Note: you can also instead use the channel_name@instance.domain handle if you know it off-hand. Some older PeerTube channels initially only supported hashes for addresses, but newer ones are regular strings. I generally recommend creating new channels and switching your videos over to make them easier to discover!

From that point on, all videos posted to that channel will appear in your Subscriptions page.

Worth mentioning, you can also achieve something similar by using the video URL instead. It will pull in just that singular video to your search results, but you’ll be able to subscribe to the channel by navigating to the video and clicking the Subscribe button on the video page.


What are some good starter channels to follow?

The PeerTube part of the fediverse is still quite young. Relatively few people are developing content exclusively for this space yet, but a number of YouTubers have been mirroring their content as a way to get started.
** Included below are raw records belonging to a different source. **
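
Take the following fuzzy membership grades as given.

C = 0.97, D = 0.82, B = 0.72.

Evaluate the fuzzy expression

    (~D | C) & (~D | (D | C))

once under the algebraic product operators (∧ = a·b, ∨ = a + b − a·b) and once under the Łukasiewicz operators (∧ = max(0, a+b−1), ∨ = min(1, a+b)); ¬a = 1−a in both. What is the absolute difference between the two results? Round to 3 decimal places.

0.029

Under algebraic product:
  ~D = 1 − 0.8200 = 0.1800
  ~D | C = a + b − a·b on (0.1800, 0.9700) = 0.9754
  ~D = 1 − 0.8200 = 0.1800
  D | C = a + b − a·b on (0.8200, 0.9700) = 0.9946
  ~D | (D | C) = a + b − a·b on (0.1800, 0.9946) = 0.9956
  (~D | C) & (~D | (D | C)) = a·b on (0.9754, 0.9956) = 0.9711
  → value = 0.9711
Under Łukasiewicz:
  ~D = 1 − 0.82 = 0.18
  ~D | C = min(1, a+b) on (0.18, 0.97) = 1.00
  ~D = 1 − 0.82 = 0.18
  D | C = min(1, a+b) on (0.82, 0.97) = 1.00
  ~D | (D | C) = min(1, a+b) on (0.18, 1.00) = 1.00
  (~D | C) & (~D | (D | C)) = max(0, a+b−1) on (1.00, 1.00) = 1.00
  → value = 1.0000
|0.9711 − 1.0000| = 0.029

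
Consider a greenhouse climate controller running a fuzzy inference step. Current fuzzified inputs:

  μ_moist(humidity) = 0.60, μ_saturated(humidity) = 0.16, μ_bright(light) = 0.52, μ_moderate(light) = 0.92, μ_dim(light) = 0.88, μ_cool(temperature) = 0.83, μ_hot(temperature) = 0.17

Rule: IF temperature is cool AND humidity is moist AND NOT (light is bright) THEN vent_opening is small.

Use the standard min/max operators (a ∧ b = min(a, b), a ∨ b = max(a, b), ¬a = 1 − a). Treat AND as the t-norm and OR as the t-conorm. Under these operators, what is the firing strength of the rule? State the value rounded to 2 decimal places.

firing strength: cool=0.83, moist=0.60, ¬bright=1−0.52=0.48; AND[min(a, b)] → w = 0.48

0.48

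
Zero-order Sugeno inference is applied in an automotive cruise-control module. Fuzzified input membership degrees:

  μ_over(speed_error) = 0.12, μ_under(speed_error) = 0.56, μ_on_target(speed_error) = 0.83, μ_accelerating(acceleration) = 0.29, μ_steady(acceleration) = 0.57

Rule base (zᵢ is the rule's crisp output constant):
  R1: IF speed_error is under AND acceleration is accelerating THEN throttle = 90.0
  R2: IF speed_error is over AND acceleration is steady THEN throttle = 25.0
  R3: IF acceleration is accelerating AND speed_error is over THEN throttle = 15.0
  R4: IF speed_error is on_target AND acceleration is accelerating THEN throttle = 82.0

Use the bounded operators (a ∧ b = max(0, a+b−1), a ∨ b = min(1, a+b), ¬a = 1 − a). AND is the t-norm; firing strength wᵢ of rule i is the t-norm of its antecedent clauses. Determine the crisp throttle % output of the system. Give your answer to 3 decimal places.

82.000

R1 (z=90.0): under=0.56, accelerating=0.29; AND[max(0, a+b−1)] → w = 0.00
R2 (z=25.0): over=0.12, steady=0.57; AND[max(0, a+b−1)] → w = 0.00
R3 (z=15.0): accelerating=0.29, over=0.12; AND[max(0, a+b−1)] → w = 0.00
R4 (z=82.0): on_target=0.83, accelerating=0.29; AND[max(0, a+b−1)] → w = 0.12
Weighted average = (0.00·90.0 + 0.00·25.0 + 0.00·15.0 + 0.12·82.0) / (0.00 + 0.00 + 0.00 + 0.12)
  = 9.8400 / 0.1200 = 82.000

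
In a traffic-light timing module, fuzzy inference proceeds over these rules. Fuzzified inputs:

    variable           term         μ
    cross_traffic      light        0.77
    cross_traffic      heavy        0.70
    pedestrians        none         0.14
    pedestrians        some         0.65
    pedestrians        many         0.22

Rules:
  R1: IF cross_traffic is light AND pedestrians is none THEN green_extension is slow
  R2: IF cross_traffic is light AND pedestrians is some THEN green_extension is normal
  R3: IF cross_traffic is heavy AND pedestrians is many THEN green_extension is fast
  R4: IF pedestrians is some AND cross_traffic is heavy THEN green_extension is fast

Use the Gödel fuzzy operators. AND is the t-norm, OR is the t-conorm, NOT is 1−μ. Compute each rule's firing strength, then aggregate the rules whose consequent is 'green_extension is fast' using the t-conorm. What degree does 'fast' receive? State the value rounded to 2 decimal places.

0.65

R1: light=0.77, none=0.14; AND[min(a, b)] → w = 0.14
R2: light=0.77, some=0.65; AND[min(a, b)] → w = 0.65
R3: heavy=0.70, many=0.22; AND[min(a, b)] → w = 0.22
R4: some=0.65, heavy=0.70; AND[min(a, b)] → w = 0.65
Rules with consequent 'fast': {R3, R4} → strengths 0.22, 0.65
Aggregate via t-conorm [max(a, b)]: 0.65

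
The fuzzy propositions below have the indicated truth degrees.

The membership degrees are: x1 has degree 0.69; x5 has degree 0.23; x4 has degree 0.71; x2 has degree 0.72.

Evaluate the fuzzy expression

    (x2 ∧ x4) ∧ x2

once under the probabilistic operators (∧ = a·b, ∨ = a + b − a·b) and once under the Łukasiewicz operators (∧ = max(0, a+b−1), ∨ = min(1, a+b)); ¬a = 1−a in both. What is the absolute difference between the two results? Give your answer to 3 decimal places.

Under probabilistic:
  x2 ∧ x4 = a·b on (0.7200, 0.7100) = 0.5112
  (x2 ∧ x4) ∧ x2 = a·b on (0.5112, 0.7200) = 0.3681
  → value = 0.3681
Under Łukasiewicz:
  x2 ∧ x4 = max(0, a+b−1) on (0.72, 0.71) = 0.43
  (x2 ∧ x4) ∧ x2 = max(0, a+b−1) on (0.43, 0.72) = 0.15
  → value = 0.1500
|0.3681 − 0.1500| = 0.218

0.218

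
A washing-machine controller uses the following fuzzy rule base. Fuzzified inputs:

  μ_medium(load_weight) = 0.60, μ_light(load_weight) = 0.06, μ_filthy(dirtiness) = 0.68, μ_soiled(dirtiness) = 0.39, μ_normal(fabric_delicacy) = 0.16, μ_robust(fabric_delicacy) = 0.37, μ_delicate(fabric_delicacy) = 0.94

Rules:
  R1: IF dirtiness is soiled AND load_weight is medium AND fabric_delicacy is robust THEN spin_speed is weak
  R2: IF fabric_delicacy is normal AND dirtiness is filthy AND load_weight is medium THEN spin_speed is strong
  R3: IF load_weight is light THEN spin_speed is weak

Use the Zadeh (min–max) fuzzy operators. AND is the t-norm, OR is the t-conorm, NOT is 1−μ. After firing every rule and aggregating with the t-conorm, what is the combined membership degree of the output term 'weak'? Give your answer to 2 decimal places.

R1: soiled=0.39, medium=0.60, robust=0.37; AND[min(a, b)] → w = 0.37
R2: normal=0.16, filthy=0.68, medium=0.60; AND[min(a, b)] → w = 0.16
R3: light=0.06 → w = 0.06
Rules with consequent 'weak': {R1, R3} → strengths 0.37, 0.06
Aggregate via t-conorm [max(a, b)]: 0.37

0.37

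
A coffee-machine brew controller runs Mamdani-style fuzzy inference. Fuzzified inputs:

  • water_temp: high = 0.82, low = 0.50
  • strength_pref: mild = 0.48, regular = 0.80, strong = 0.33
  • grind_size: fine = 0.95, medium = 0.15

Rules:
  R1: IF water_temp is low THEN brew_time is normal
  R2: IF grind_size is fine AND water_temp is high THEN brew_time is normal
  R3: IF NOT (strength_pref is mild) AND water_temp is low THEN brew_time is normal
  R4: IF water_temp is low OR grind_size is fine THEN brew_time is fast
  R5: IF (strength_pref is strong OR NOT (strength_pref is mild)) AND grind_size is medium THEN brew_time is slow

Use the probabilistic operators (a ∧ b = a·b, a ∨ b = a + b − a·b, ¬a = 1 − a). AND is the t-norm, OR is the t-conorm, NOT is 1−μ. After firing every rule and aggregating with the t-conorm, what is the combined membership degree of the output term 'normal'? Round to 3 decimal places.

0.918

R1: low=0.50 → w = 0.5000
R2: fine=0.95, high=0.82; AND[a·b] → w = 0.7790
R3: ¬mild=1−0.48=0.52, low=0.50; AND[a·b] → w = 0.2600
R4: low=0.50, fine=0.95; OR[a + b − a·b] → w = 0.9750
R5: (strong=0.33 OR ¬mild=1−0.48=0.52) = 0.6784; AND[a·b] with medium=0.15 → w = 0.1018
Rules with consequent 'normal': {R1, R2, R3} → strengths 0.5000, 0.7790, 0.2600
Aggregate via t-conorm [a + b − a·b]: 0.9182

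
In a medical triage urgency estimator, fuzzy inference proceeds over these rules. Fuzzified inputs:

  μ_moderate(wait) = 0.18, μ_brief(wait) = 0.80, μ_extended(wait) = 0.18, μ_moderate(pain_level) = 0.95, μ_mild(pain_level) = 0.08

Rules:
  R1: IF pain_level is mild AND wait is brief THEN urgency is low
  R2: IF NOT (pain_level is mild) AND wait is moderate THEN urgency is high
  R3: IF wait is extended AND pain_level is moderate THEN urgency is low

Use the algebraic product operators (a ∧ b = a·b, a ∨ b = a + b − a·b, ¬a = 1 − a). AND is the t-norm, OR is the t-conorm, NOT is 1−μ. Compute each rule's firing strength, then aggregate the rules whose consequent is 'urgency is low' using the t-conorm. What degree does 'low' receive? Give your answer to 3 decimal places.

0.224

R1: mild=0.08, brief=0.80; AND[a·b] → w = 0.0640
R2: ¬mild=1−0.08=0.92, moderate=0.18; AND[a·b] → w = 0.1656
R3: extended=0.18, moderate=0.95; AND[a·b] → w = 0.1710
Rules with consequent 'low': {R1, R3} → strengths 0.0640, 0.1710
Aggregate via t-conorm [a + b − a·b]: 0.2241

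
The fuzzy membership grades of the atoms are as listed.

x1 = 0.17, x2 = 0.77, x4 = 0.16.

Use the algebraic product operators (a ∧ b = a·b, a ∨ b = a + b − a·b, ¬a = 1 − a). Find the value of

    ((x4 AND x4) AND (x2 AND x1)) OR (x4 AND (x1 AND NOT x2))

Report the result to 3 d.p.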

Below are a few accounts I’ve come across that I appreciated:

Organizations

  • Blender Foundation — The famous Open Source 3D tool initially began experimenting with PeerTube after some issues with YouTube and Copyright. Unfortunately, no new videos have been uploaded to the official Blender instance in a few months, but the account maintains a pretty decent amount of subscribers and features most of their Open Movie projects.
  • Krita Foundation — the official account for the tablet-friendly painting app! Currently they only have a fundraising video available, but there are a number of passionate users uploading timelapse painting videos.
  • Gnome — the venerable desktop offers an account for announcement videos of new releases.
  • KDE — Not to be outdone, the K Desktop Environment also has a dedicated channel now.
  • Linux Game Cast— a show dedicated to reviewing games compatible with Linux.
  • Jupiter Broadcasting — the venerable podcasting network formed by Bryan Lunduke and Chris Fisher, this account features Jupiter Signal, Ask Noah, BSD Now, TechSNAP, The Linux Action Show, and more.
  • Morevna Project— an ongoing initiative to create free-licensed content using Free Software tools. Some of the more notable entries are motion comic adaptations of David Revoy’s Pepper and Carrot, a cute series about a witch and her feline friend.

People

  • ScanLime — a tinkerer dedicated to building interesting gadgets. The main focus of the series so far has involved a camera robot that hangs from the ceiling and focuses on moving objects, namely the creator’s cat.
  • David Revoy — a Krita power-user and contributor, David is a French CG artist who has created a tremendous amount of tutorials related to his process and how he makes it all work. Some of his work has been adapted by Morevna Project above.
  • Chris Talleras — a Norwegian illustrator using Free Software to create art in their spare time, has a number of handy tutorials for creators using the Free Desktop.
  • HexDSL — records Linux gameplay videos, and talks about some of his favorite apps for the Free Desktop.
  • Chris Were— A prolific YouTuber, Chris regularly talks about Linux, applications, and some of his favorite shows. Currently holds the highest video count of almost anyone I’ve seen on the fediverse.
  • Arthur — I don’t know this guy’s last name, but he has a Linux show as well and tends to delve into some of the broader topics of the Open Source community.